Labour and delivery room nurse Dara Johnson and RIH facility maintenance crew members herded the goslings into a box to lift them out, reunited them with their mother.
Mother and babies waddled up the RIH back exit, escorted by the maintenance and labour and delivery team members. They settled on a grassy bank, seemingly headed to a nearby creek.
Unfortunately, the family stayed on the bank until about 4:30 and then walked north to a busy Kamloops street. Mother goose pecked persistently at the glass door of a the ahhYaY Wellness Café when passersby tried to stop her from going into traffic. The owner let her in and she took her babies into a glassed-in area and settled down.
Enter, Kamloops Community Services and Kamloops Fire and Rescue. Firefighter Carson Schreiner said, “This is a first, never had to respond to a goose before.” After some head scratching, a dog kennel was produced, mother goose walked into it with her babies.

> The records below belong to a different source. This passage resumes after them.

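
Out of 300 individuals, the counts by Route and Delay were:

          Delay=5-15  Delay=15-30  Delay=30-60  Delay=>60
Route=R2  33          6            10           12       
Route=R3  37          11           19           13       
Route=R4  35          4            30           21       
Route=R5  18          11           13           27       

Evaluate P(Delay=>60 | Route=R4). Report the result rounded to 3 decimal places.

Total with Route=R4: 35 + 4 + 30 + 21 = 90.
P(Delay=>60 | Route=R4) = 21/90 = 0.233.

0.233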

A blanket over the kennel settled her down.
The crew drove her nine blocks to the riverbank, opened the kennel and out mother walked with goslings in tow. She took them into river, stopped once to turn back and honk a thank you at her rescuers and away they swam.
City of Kamloops Community Services (left to right): Ryan Bingley, KFR Carson Schreiner, KFR Cpt Norm Little, KFR Erik Rasche.
Back at the ahhYay Café, a full disinfecting took place, although the goose was amazingly tidy for a goose.